Die Spuren verrieten Torak weit mehr als das. Ein einzelner Fußabdruck allein gleicht einer Landschaft, die dem erfahrenen Spurenleser eine ganze Geschichte erzählt. Torak war ein erfahrener Spurenleser. Vor dem Aufbruch von der Robbeninsel hatte er Thiazzis Spur so gründlich studiert, dass er sie bis in die letzte Einzelheit kannte.
Nun verriet ihm die Fährte in der schlammigen Rinne alle Geheimnisse. »Er hat seinen Einbaum am Ufer zurückgelassen«, sagte er schließlich, »und ist dann hier hochgeklettert. Er hat dabei etwas Schweres auf der linken Schulter getragen, vielleicht seine Axt. Dann ist er in seiner eigenen Spur wieder ans Ufer zurück und weitergepaddelt.« Torak biss die Zähne aufeinander. »Er ist satt und ausgeruht und kommt schnell voran. Er genießt es offenbar.«
»Aber warum hat er hier angehalten?«, fragte Renn und sah sich erstaunt um.
»Das gefällt mir nicht«, sagte Fin-Kedinn. »Denkt an diese heimtückische Sehne. Gehen wir lieber zu den Booten zurück.«
»Nein«, entgegnete Torak. »Erst muss ich wissen, was er hier wollte.«
Fin-Kedinn seufzte. »Geh nicht zu weit voraus.«
Sie pirschten vorsichtig weiter: Torak und Wolf zuerst, dann Renn, Fin-Kedinn am Schluss.
Die Bäume wuchsen bald spärlicher, und Torak musste sich zwischen mächtigen, kreuz und quer liegenden Findlingen hindurchzwängen, während Wolf leichtfüßig von Fels zu Fels setzte. Dann bog der Weg mit einem Mal scharf nach rechts ab. Hier wuchs kein einziger Baum mehr.

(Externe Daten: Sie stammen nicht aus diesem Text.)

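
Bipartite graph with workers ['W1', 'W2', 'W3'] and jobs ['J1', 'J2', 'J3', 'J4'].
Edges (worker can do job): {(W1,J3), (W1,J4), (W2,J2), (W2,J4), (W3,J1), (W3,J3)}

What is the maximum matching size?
Maximum matching size = 3

Maximum matching: {(W1,J4), (W2,J2), (W3,J1)}
Size: 3

This assigns 3 workers to 3 distinct jobs.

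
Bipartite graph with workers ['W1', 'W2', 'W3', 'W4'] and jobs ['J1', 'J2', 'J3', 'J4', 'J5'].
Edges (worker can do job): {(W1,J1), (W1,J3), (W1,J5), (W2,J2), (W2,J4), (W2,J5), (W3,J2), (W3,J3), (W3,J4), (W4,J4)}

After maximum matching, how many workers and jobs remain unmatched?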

Torak stand auf einem riesigen, trostlos anmutenden Hügel aus nacktem Felsgestein. Dessen Kuppe lag etwa hundert Schritt höher und war mit schwarzen Rußflecken übersät, als hätte dort ein Feuer gebrannt. Hangabwärts lagen umgestürzte Bäume, die eine Flutwelle dort hingeschleudert haben mochte, und vereinzelte Findlinge ragten wie abgebrochene Zähne aus dem wüsten Durcheinander. Tief unten schlängelte sich das Schwarzwasser um den Fuß des Hügels und verschwand zwischen zwei steil aufragenden Felsblöcken, die sich in einem irrwitzigen Winkel einander zuneigten. Hinter diesem mächtigen steinernen Maul zeichneten sich die Eichen und struppigen Kiefern des Großen Waldes ab.
Wolf stellte die Ohren auf. Wuff!, bellte er leise.
Torak folgte seinem Blick. Unter den biegsamen Weidenzweigen am Ufer blitzte ein Paddel auf.
Wolf schnellte den Hang hinunter, und Torak, der ihm hinterherrannte, wäre beinahe gestürzt, als ein Baumstamm unter seinem Fuß nachgab.
»Torak!«, rief Renn leise.
»Nicht so schnell!«, mahnte Fin-Kedinn.
Aber Torak hörte nicht auf die beiden. Seine Beute durfte ihm auf keinen Fall entkommen, koste es, was es wolle.
Plötzlich sah er ihn, keine fünfzig Schritte entfernt. Der Eichenschamane paddelte mit langen, kraftvollen Schlägen auf den Großen Wald zu.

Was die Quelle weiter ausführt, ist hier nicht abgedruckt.